Movies and Conduct

Source: ‘Female, 19, white, college junior’, quoted in Herbert Blumer, Movies and Conduct (New York: Macmillan, 1933), p. 145

Text: But I shall positively say that Warner Oland, the oriental-looking villain of the screen, was responsible for my mortal dread of Chinamen. Whenever I saw one I would run as fast as my little legs would carry me and palpitating with fear would cling close to my reassuring mother. He, Warner Oland, was always wicked in his role of the canny, cunning, heartless mandarin who pursued Pearl White through so many serials.
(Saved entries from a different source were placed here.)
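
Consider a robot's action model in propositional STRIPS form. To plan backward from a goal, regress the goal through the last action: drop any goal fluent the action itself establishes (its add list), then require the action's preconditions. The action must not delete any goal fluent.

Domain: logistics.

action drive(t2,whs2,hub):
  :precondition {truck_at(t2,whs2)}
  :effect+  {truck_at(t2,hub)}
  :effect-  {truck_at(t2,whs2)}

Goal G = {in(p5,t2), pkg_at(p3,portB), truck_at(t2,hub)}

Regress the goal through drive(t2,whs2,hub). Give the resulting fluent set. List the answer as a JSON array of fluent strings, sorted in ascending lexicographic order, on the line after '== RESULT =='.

Compute (G \ add) ∪ pre:
  G ∩ del = {}  (empty — regression defined)
  G \ add = {in(p5,t2), pkg_at(p3,portB), truck_at(t2,hub)} \ {truck_at(t2,hub)} = {in(p5,t2), pkg_at(p3,portB)}
  ∪ pre   = {in(p5,t2), pkg_at(p3,portB)} ∪ {truck_at(t2,whs2)}
          = {in(p5,t2), pkg_at(p3,portB), truck_at(t2,whs2)}

== RESULT ==
["in(p5,t2)", "pkg_at(p3,portB)", "truck_at(t2,whs2)"]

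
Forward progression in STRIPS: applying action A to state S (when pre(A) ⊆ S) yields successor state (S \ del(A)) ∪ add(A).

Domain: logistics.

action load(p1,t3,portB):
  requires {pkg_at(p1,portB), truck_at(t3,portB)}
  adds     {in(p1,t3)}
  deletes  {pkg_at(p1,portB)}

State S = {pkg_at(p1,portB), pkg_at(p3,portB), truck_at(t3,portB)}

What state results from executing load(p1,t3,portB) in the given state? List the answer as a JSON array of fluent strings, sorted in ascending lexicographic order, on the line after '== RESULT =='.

Progress:
  pre ⊆ S: {pkg_at(p1,portB), truck_at(t3,portB)} ⊆ S  — applicable
  S \ del = {pkg_at(p3,portB), truck_at(t3,portB)}
  ∪ add   = {in(p1,t3), pkg_at(p3,portB), truck_at(t3,portB)}

== RESULT ==
["in(p1,t3)", "pkg_at(p3,portB)", "truck_at(t3,portB)"]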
I carried over this impression to all Asiatics, so that they all seemed to conceal murderous intent behind their bland features, their humble attitude merely a disguise until the time was ripe to seize you and kill you, or, worse yet, to make you a slave. I never passed by our Chinese laundry without increasing my speed, glancing apprehensively through the window to detect him at some foul deed, expecting every moment one of his supposed white slave girls to come dashing out of the door. If I heard some undue disturbance at night outside, I was certain that “Mark Woo” was at his usual work of torturing his victims. I have not been able to this day to erase that apprehensive feeling whenever I see a Chinese person, so deep and strong were those early impressions.
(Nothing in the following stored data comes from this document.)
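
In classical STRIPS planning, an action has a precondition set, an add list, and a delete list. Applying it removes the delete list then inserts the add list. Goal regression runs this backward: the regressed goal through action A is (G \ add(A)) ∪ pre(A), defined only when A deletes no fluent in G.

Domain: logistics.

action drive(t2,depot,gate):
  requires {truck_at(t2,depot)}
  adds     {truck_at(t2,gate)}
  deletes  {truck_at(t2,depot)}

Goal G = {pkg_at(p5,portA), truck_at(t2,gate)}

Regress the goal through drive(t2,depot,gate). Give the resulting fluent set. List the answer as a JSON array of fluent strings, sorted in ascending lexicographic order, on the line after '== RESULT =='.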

Comments: American sociologist Herbert Blumer’s Movies and Conduct presents twelve studies of the influence of motion pictures upon the young, made by the Committee on Educational Research of the Payne Fund, at the request of the National Committee for the Study of Social Values in Motion Pictures. The study solicited autobiographical essays, mostly from undergraduate students of the University of Chicago, and presented extracts from this evidence in the text. This extract comes from the chapter ‘Schemes of Life’, section ‘Stereotyped Views’. The Swedish-American actor Warner Oland frequently played oriental characters, including Fu Manchu and Charlie Chan. Serials in which he appeared with Pearl White were The Romance of Elaine (1915), The Fatal Ring (1917) and The Lightning Raider (1919).